Medicine Anthropology Theory (Sep 2021)
The Grammar of Leprosy: Temporal Politics and the Impossible Subject
Abstract
This research article critically interrogates the implications and unintended consequences of the World Health Organization’s purported elimination of leprosy as a public health problem. I explore how leprosy has been portrayed (for nearly a century) as something from the past, recalcitrantly lingering on into the present, but surely about to be gone—a temporal framing I call the ‘grammar of leprosy’. I recount the experiences of Daniel, my interlocutor in Tanzania, whose existence became a problem for his doctors.
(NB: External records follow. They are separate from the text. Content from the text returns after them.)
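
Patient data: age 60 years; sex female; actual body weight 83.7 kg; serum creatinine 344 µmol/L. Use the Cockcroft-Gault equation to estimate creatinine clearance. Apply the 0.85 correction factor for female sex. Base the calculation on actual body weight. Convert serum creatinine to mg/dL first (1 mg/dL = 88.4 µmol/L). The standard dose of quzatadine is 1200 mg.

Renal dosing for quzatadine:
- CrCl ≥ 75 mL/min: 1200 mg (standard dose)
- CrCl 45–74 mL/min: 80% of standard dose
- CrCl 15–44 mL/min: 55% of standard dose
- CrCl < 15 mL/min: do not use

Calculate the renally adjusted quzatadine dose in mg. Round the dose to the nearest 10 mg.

SCr = 344 / 88.4 = 3.891 mg/dL
CrCl = (140 − 60) × 83.7 / (72 × 3.891) × 0.85 = 6696.0 / 280.15 × 0.85 ≈ 20.3 mL/min
CrCl ≈ 20 mL/min → bracket 15–44 mL/min.
55% of 1200 mg = 660 mg

660 mg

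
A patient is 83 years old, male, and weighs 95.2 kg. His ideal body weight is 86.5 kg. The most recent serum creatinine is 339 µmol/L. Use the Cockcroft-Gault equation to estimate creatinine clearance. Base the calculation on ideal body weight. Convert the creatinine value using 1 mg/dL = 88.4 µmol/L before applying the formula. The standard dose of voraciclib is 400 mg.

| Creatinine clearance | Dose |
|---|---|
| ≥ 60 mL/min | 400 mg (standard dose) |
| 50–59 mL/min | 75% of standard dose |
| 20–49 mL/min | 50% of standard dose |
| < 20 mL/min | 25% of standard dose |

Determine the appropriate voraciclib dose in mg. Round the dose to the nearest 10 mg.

SCr = 339 / 88.4 = 3.835 mg/dL
CrCl = (140 − 83) × 86.5 / (72 × 3.835) = 4930.5 / 276.12 ≈ 17.9 mL/min
CrCl ≈ 18 mL/min → bracket < 20 mL/min.
25% of 400 mg = 100 mg

100 mg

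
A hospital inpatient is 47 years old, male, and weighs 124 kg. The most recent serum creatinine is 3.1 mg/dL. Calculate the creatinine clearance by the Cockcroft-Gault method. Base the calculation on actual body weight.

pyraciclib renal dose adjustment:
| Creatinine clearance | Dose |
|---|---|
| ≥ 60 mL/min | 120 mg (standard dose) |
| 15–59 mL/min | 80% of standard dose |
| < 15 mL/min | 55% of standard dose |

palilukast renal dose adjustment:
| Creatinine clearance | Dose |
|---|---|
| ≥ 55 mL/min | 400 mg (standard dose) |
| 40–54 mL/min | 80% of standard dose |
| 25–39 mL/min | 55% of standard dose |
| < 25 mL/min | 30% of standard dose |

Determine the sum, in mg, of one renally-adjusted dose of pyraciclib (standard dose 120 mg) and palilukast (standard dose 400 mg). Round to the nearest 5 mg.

415 mg

CrCl = (140 − 47) × 124 / (72 × 3.1) = 11532.0 / 223.20 ≈ 51.7 mL/min
CrCl ≈ 52 mL/min.
pyraciclib: 15–59 mL/min → 80% of 120 mg = 96 mg.
palilukast: 40–54 mL/min → 80% of 400 mg = 320 mg.
Total = 96 + 320 = 416 mg.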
This problem they ultimately resolved by fabricating negative test results in order to record what they already knew: leprosy had been eliminated. I also analyse how researchers working for Novartis (the supplier of leprosy’s cure) continue to push for an always imminent ‘elimination’, while field researchers repeatedly caution about the potential problems of this approach. Finally, I reveal how the grammar of leprosy operates through a complex set of temporal politics, pulling into its orbit and being enabled by multiple interwoven temporalities. I conclude that—due to this grammar, the impossible subjects it produces, and the temporal politics through which it operates—leprosy elimination campaigns may have dire consequences for the lives of people with leprosy today, impeding rather than enabling treatment.